We are currently supporting a leading organization in the transportation sector in their search for an experienced Senior DevOps professional. This role partners closely with key stakeholders and plays a critical role in driving infrastructure scalability, system reliability, and continuous improvement initiatives across the organization. It is a high-impact opportunity suited for someone who excels in a fast-paced, technology-driven environment and can adapt quickly to evolving operational and business needs.
Responsibilities
- Lead the implementation of Infrastructure as Code (IaC) using tools such as Terraform, Ansible, and others to ensure scalable and maintainable infrastructure.
- Optimize the Software Development Life Cycle (SDLC) to enable smooth and reliable releases, incorporating advanced deployment strategies such as Canary Releases, Blue-Green Deployments, and rollback mechanisms.
- Design and maintain comprehensive monitoring and auto-alerting systems, including ownership of log management, log rotation, and ensuring logs are effectively utilized during incident response by on-call engineers.
- Proactively drive cloud cost optimization by applying industry best practices and selecting the most cost-effective resource configurations.
- Ensure all critical systems have sufficient redundancy (both technical systems and team knowledge) to maintain high availability (HA) at all times.
- Collaborate with the Information Security (InfoSec) team to prioritize and execute patching for critical CVEs at both infrastructure and container levels.

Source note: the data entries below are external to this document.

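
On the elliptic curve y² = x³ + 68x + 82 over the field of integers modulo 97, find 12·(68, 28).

(68, 28)

Write G = (68, 28).
Double-and-add on 12 = (1100)₂. Start with G = (68, 28) for the leading 1-bit.
double: tangent at (68, 28): λ = (3·68² + 68)/(2·28) ≡ 69/56. 56⁻¹ ≡ 26 (mod 97), so λ ≡ 69·26 ≡ 48.
  x = λ² - 68 - 68 = 2304 - 136 ≡ 34; y = λ·(68 - 34) - 28 ≡ 52. → (34, 52)
add G: (34, 52) + (68, 28). λ = (28 - 52)/(68 - 34) ≡ 73/34 mod 97. 34⁻¹ ≡ 20 (mod 97), so λ ≡ 5.
  x = λ² - 34 - 68 = 25 - 102 ≡ 20; y = λ·(34 - 20) - 52 ≡ 18. → (20, 18)
double: tangent at (20, 18): λ = (3·20² + 68)/(2·18) ≡ 7/36. 36⁻¹ ≡ 62 (mod 97), so λ ≡ 7·62 ≡ 46.
  x = λ² - 20 - 20 = 2116 - 40 ≡ 39; y = λ·(20 - 39) - 18 ≡ 78. → (39, 78)
double: tangent at (39, 78): λ = (3·39² + 68)/(2·78) ≡ 72/59. 59⁻¹ ≡ 74 (mod 97), so λ ≡ 72·74 ≡ 90.
  x = λ² - 39 - 39 = 8100 - 78 ≡ 68; y = λ·(39 - 68) - 78 ≡ 28. → (68, 28)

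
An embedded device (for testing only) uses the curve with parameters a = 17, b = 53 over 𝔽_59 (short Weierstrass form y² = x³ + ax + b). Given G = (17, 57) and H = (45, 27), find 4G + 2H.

(54, 43)

First 4G:
Double-and-add on 4 = (100)₂. Start with G = (17, 57) for the leading 1-bit.
double: tangent at (17, 57): λ = (3·17² + 17)/(2·57) ≡ 58/55. 55⁻¹ ≡ 44 (mod 59) since 55·44 = 2420 ≡ 1, so λ ≡ 58·44 ≡ 15.
  x = λ² - 17 - 17 = 225 - 34 ≡ 14; y = λ·(17 - 14) - 57 ≡ 47. → (14, 47)
double: tangent at (14, 47): λ = (3·14² + 17)/(2·47) ≡ 15/35. 35⁻¹ ≡ 27 (mod 59) since 35·27 = 945 ≡ 1, so λ ≡ 15·27 ≡ 51.
  x = λ² - 14 - 14 = 2601 - 28 ≡ 36; y = λ·(14 - 36) - 47 ≡ 11. → (36, 11)
4G = (36, 11).
Next 2H:
Repeated addition: build up to 2H.
2H: tangent at (45, 27): λ = (3·45² + 17)/(2·27) ≡ 15/54. 54⁻¹ ≡ 47 (mod 59) since 54·47 = 2538 ≡ 1, so λ ≡ 15·47 ≡ 56.
  x = λ² - 45 - 45 = 3136 - 90 ≡ 37; y = λ·(45 - 37) - 27 ≡ 8. → (37, 8)
2H = (37, 8).
Finally 4G + 2H:
(36, 11) + (37, 8). λ = (8 - 11)/(37 - 36) ≡ 56/1 mod 59. 1⁻¹ ≡ 1 (mod 59), so λ ≡ 56.
  x = λ² - 36 - 37 = 3136 - 73 ≡ 54; y = λ·(36 - 54) - 11 ≡ 43. → (54, 43)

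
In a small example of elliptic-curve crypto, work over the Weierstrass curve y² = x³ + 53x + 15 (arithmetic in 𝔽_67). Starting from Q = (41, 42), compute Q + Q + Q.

Repeated addition: build up to 3Q.
2Q: tangent at (41, 42): λ = (3·41² + 53)/(2·42) ≡ 4/17. 17⁻¹ ≡ 4 (mod 67) since 17·4 = 68 ≡ 1, so λ ≡ 4·4 ≡ 16.
  x = λ² - 41 - 41 = 256 - 82 ≡ 40; y = λ·(41 - 40) - 42 ≡ 41. → (40, 41)
3Q: (40, 41) + (41, 42). λ = (42 - 41)/(41 - 40) ≡ 1/1 mod 67. 1⁻¹ ≡ 1 (mod 67), so λ ≡ 1.
  x = λ² - 40 - 41 = 1 - 81 ≡ 54; y = λ·(40 - 54) - 41 ≡ 12. → (54, 12)

(54, 12)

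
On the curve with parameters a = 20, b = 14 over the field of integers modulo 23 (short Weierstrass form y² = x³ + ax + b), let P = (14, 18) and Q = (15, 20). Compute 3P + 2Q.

First 3P:
Repeated addition: build up to 3P.
2P: tangent at (14, 18): λ = (3·14² + 20)/(2·18) ≡ 10/13. 13⁻¹ ≡ 16 (mod 23), so λ ≡ 10·16 ≡ 22.
  x = λ² - 14 - 14 = 484 - 28 ≡ 19; y = λ·(14 - 19) - 18 ≡ 10. → (19, 10)
3P: (19, 10) + (14, 18). λ = (18 - 10)/(14 - 19) ≡ 8/18 mod 23. 18⁻¹ ≡ 9 (mod 23) since 18·9 = 162 ≡ 1, so λ ≡ 3.
  x = λ² - 19 - 14 = 9 - 33 ≡ 22; y = λ·(19 - 22) - 10 ≡ 4. → (22, 4)
3P = (22, 4).
Next 2Q:
Repeated addition: build up to 2Q.
2Q: tangent at (15, 20): λ = (3·15² + 20)/(2·20) ≡ 5/17. 17⁻¹ ≡ 19 (mod 23), so λ ≡ 5·19 ≡ 3.
  x = λ² - 15 - 15 = 9 - 30 ≡ 2; y = λ·(15 - 2) - 20 ≡ 19. → (2, 19)
2Q = (2, 19).
Finally 3P + 2Q:
(22, 4) + (2, 19). λ = (19 - 4)/(2 - 22) ≡ 15/3 mod 23. 3⁻¹ ≡ 8 (mod 23) since 3·8 = 24 ≡ 1, so λ ≡ 5.
  x = λ² - 22 - 2 = 25 - 24 ≡ 1; y = λ·(22 - 1) - 4 ≡ 9. → (1, 9)

(1, 9)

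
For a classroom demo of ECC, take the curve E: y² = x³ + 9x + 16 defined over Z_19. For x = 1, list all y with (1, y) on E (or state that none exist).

x³ + 9x + 16 = 26 ≡ 7 (mod 19).
Square roots of 7 mod 19: 8 and 11 (since 8² = 64 ≡ 7).

8, 11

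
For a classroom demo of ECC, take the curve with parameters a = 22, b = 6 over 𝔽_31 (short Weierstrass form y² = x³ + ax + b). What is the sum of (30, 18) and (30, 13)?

The two points share x = 30 and their y-coordinates satisfy 18 + 13 ≡ 0 (mod 31), so they are inverses. Their sum is 𝒪.

O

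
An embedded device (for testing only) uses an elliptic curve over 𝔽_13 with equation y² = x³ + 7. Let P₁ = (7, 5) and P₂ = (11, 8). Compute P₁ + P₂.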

- Manage and actively participate in a 24/7 on-call rotation, ensuring the team is well-prepared to respond to production incidents with clear and effective procedures.
- Mentor and guide team members to identify and eliminate process inefficiencies, while continuously introducing and reinforcing industry best practices.
Requirements
- Minimum of 8–10 years of experience in DevOps, Site Reliability Engineering (SRE), and/or Cloud Infrastructure.
- Extensive hands-on experience with containerization technologies (e.g., Kubernetes, Docker) and public cloud platforms (e.g., AWS, GCP, Huawei Cloud).
- Strong proficiency in scripting languages (Python, Bash) and Infrastructure as Code (IaC) tools such as Ansible and Terraform.
- Solid understanding of networking concepts, cybersecurity principles, and certificate/encryption management.
- Proven track record in managing high-traffic systems and executing zero-downtime migration strategies.